Aus Regierungskreisen in Athen erfuhr die dpa, die Regierung wolle nun eine letzte Geldreserve von 1,5 Milliarden Euro anzapfen. Diese stamme aus einem Banken-Stabilisierungs-Fonds, der im Zuge der Krise 2008 aufgelegt worden war.
In Luxemburg kamen die Finanzminister der 27 EU-Staaten zusammen, um über die Lage in Griechenland zu beraten. Neue schlechte Nachrichten, wonach Athen seine Sparziele nicht erreicht, überschatten das Treffen.

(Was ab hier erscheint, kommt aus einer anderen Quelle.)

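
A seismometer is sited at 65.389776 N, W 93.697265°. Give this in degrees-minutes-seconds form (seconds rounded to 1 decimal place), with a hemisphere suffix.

Latitude: 0.389776 × 60 = 23.38656′ → 23′, remainder × 60 = 23.194″
λ: whole degrees 93; 41.83590′ → 41′ and 50.154″

65°23′23.2″ N, 93°41′50.2″ W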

Die Kassenhüter der 17 Euro-Länder hatten am Vortag die Entscheidung über die Auszahlung der nächsten acht Milliarden Euro schweren Kredittranche an Athen verschoben.

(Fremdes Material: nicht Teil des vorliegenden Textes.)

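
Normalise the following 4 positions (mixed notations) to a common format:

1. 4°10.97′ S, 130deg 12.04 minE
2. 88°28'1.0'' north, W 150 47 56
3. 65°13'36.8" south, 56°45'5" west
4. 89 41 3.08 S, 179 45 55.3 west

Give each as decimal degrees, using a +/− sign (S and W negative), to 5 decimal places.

Point 1:
  φ: 4 + 10.97/60 = 4.182833
  hemisphere S, so the sign is −
  Longitude: 130 + 12.04/60 = 130.200667
  E → positive
Point 2:
  Lat: 88 + 28/60 + 1/3600 = 88.466944
  N → positive
  λ: 150 + 47/60 + 56/3600 = 150.798889
  W → negative
Point 3:
  Lat: 65 + 13/60 + 36.8/3600 = 65.226889
  hemisphere S, so the sign is −
  Lon: 45′ + 5″ = 45.08333′; 56 + 45.08333/60 = 56.751389
  hemisphere W, so the sign is −
Point 4:
  φ: 41′ + 3.08″ = 41.05133′; 89 + 41.05133/60 = 89.684189
  S ⇒ negate
  Longitude: 179 + 45/60 + 55.3/3600 = 179.765361
  W → negative

1. -4.18283, 130.20067
2. 88.46694, -150.79889
3. -65.22689, -56.75139
4. -89.68419, -179.76536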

Die Europäer setzen den Euro-Schuldensünder zunehmend unter Druck. "Es geht nicht nur um Griechenland, es geht um die Stabilität in der gesamten Eurozone", sagte die österreichische Ressortchefin Maria Fekter. "Und da haben sich alle diszipliniert zu verhalten." Griechenland erhält derzeit 110 Milliarden Euro Nothilfe und muss im Gegenzug strenge Auflagen erfüllen.
24-Stunden-Stillstand im griechischen Luftverkehr geplant
Wegen eines Fluglotsenstreiks werde es an diesem Mittwoch keine kommerziellen Flüge von und nach Griechenland geben, teilten die wichtigsten Fluglinien mit. Der Streik solle am Dienstag um 23.00 Uhr beginnen und am Mittwoch 23.00 Uhr enden. Hunderte Flüge müssen demnach ausfallen.

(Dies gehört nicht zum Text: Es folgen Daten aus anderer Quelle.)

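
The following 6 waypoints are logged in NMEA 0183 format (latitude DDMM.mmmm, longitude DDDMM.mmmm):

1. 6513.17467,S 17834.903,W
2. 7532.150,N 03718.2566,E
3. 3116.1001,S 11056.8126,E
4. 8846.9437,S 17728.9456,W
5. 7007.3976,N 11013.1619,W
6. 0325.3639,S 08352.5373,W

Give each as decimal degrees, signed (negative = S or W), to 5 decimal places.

1. -65.21958, -178.58172
2. 75.53583, 37.30428
3. -31.26834, 110.94688
4. -88.78240, -177.48243
5. 70.12329, -110.21937
6. -3.42273, -83.87562

Point 1:
  φ: degrees = first 2 digits = 65, minutes = 13.17467; 65 + 13.17467/60 = 65.219578
  S → negative
  Longitude: split at 3 digits → 178° and 34.903′; 178 + 34.903/60 = 178.581717
  hemisphere W, so the sign is −
Point 2:
  Latitude: split at 2 digits → 75° and 32.15′; 75 + 32.15/60 = 75.535833
  N → positive
  λ: degrees = first 3 digits = 37, minutes = 18.2566; 37 + 18.2566/60 = 37.304277
  E → positive
Point 3:
  Lat: degrees = first 2 digits = 31, minutes = 16.1001; 31 + 16.1001/60 = 31.268335
  S → negative
  Lon: degrees = first 3 digits = 110, minutes = 56.8126; 110 + 56.8126/60 = 110.946877
  E ⇒ keep positive
Point 4:
  Latitude: degrees = first 2 digits = 88, minutes = 46.9437; 88 + 46.9437/60 = 88.782395
  S ⇒ negate
  Lon: degrees = first 3 digits = 177, minutes = 28.9456; 177 + 28.9456/60 = 177.482427
  hemisphere W, so the sign is −
Point 5:
  φ: degrees = first 2 digits = 70, minutes = 7.3976; 70 + 7.3976/60 = 70.123293
  N → positive
  Lon: degrees = first 3 digits = 110, minutes = 13.1619; 110 + 13.1619/60 = 110.219365
  hemisphere W, so the sign is −
Point 6:
  φ: split at 2 digits → 03° and 25.3639′; 3 + 25.3639/60 = 3.422732
  S ⇒ negate
  λ: degrees = first 3 digits = 83, minutes = 52.5373; 83 + 52.5373/60 = 83.875622
  W → negative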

Die Fluglinien erklärten, sie wollten möglichst viele Passagiere auf Flüge nach dem Streik umbuchen. Flüge über Griechenland ohne Zwischenlandung sollten normal stattfinden, erklärte die Gewerkschaft der Fluglotsen. Am Dienstag blockierten Beamte und andere Staatsbedienstete die Eingänge von sieben Ministerien in Athen. Die Proteste sind Teil einer massiven Streikwelle, mit der sich vor allem Staatsbedienstete gegen geplante Entlassungen wenden.
Empört sind auch die Angestellten des privaten Bereichs: Die Experten der sogenannten "Troika" aus EU, EZB und Internationalem Währungsfonds (IWF) sollen nach Informationen aus dem Arbeitsministerium jetzt fordern, dass der griechische Mindestlohn von netto 548 Euro abgeschafft wird. Von der Einschätzung der "Troika" machen die Euroländer die Freigabe der nächsten Hilfsrate abhängig.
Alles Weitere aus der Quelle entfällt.